Sunday, June 6, 2010

I Demand Justice - If it's not too much of a bother

It's a strange thing about me. I am a bold person. I don't get embarrassed about dancing, speaking, singing in public. I don't mind looking ridiculous, asking questions, or helping others even if it's unwanted. But I am also an extremely meek person when it comes to confrontation. I want to be liked, I want to be loved, in fact, by everyone. I'm not talking just my parents and friends or even my students and colleagues. I want to be loved by strangers.

This is a burdensome and frankly stupid way to live, but it is something I cling to. This makes talking with people on the phone and demanding a problem to be solved probably one of the most difficult things for me to do.

My credit card was stolen a few months back. I was told by the company not to pay my credit card bill under any circumstances until they told me that the situation was cleared. They canceled my old card and issued a new one. I filed a police report and filled out all of the necessary paperwork for my card. No one called me. I waited and waited and called them several times.
Credit man: It may take weeks to clear this up
Me: But may I pay my card yet?
Credit man: NOOOO! NEVER PAY IT until we say so.
Me: Really? I hate having a balance, what about late fees?
Credit man: all late fees will be covered by the company. Just wait for us.

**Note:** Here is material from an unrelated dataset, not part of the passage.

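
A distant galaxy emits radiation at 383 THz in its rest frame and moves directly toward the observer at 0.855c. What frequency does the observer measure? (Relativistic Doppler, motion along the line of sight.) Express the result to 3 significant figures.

1370 THz

Relativistic Doppler (source moving toward): f_obs = f_src · √((1+β)/(1−β)).
With β = 0.855: factor = √(1.855/0.145) = 3.5767.
f_obs = 383 × 3.5767 = 1370 THz.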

One month went by with similar interactions. I didn't use my card or pay it off (even though it killed me to have a balance). I also get these cards to buy clothes at my favorite store. It's the reason I use my credit card. I earn cash to spend at my store by charging my monthly expenses and paying it all off each month so I have no interest. Well, I had $60 to spend and they all expired before my card stuff was cleared up. They wouldn't let me use them without my card and I wasn't going to use it until it was cleared up.

Finally I got a bill in the mail saying I owed the credit card money. I received zero phone calls from the company telling me my progress. I called them and asked if I should pay it.
Credit man: Of course!
Me: But you said you'd call me and tell me I was supposed to pay it.
Credit man: You should pay this.
Me: Have all of the fraudulent charges been cleared?
Credit man: Yes.
Me: What about late fees.
Credit man: (with frustration) Of course we covered those.

I wrote a check covering the entire balance and breathed a sigh of relief that I could now have a zero balance...until I checked this month's statement. They apparently left off a thousand dollars from my payment check even though I wrote it for the full balance. They charged me a late fee and interest for the following month. I'm a math teacher...I know the pains of credit card interest and I make special care to not pay any extra. I want to work the system for my benefit. I was so mad.

So I called the credit card company and explained what happened.
Credit Lady: I'm so sorry. I see right here the clerical error. Just write us a check for the remaining balance and it will ok.
Me: But I want the interest removed.
Credit Lady: Of course.
Me: And I was promised that I wouldn't have to pay a late fee.
Credit Lady: I will remove that too.

Suddenly I felt empowered. I could simply ask for what I wanted and it was given to me. Is this how bold people feel all the time. I thought I should just go for it and ask about the $60 I had lost in the process.

Me: What about the $60
Credit Lady: Oh, I'm afraid I can't do anything about that.
Me: But I was unable to use the card points until this was all cleared up and they expired in the interim.
Credit Lady: I'm not able to do anything about that.

I could feel myself folding. I didn't want to be rude. What right had I to demand anything. I should just be thankful for what I had accomplished and hang up. But then I did something that shocked even me.

Me: Could your supervisor authorize that?
Credit Lady: Yes, let me transfer you.

Oh, yeah. I asked to speak with a supervisor and I got it all arranged. It's going to take another 8 weeks, but I'm going to get my money back! So in all, I saved myself $120 by being bold and assertive. I think that's all I have left in me for the year though, so it better not happen again. Baby steps...baby steps.

1 comment:

Cathy said...

If I love phone calls like this ... does that make me sick? I have no problems demanding what's owed me and asking for what isn't "owed" but would be good customer service. And if all else fails ... say you're going to switch to their competitor ... they'll give you the world!

And good job keeping the money in your checking account so you could pay the whole balance once you were allowed to ... that's where they stick most people I'm sure.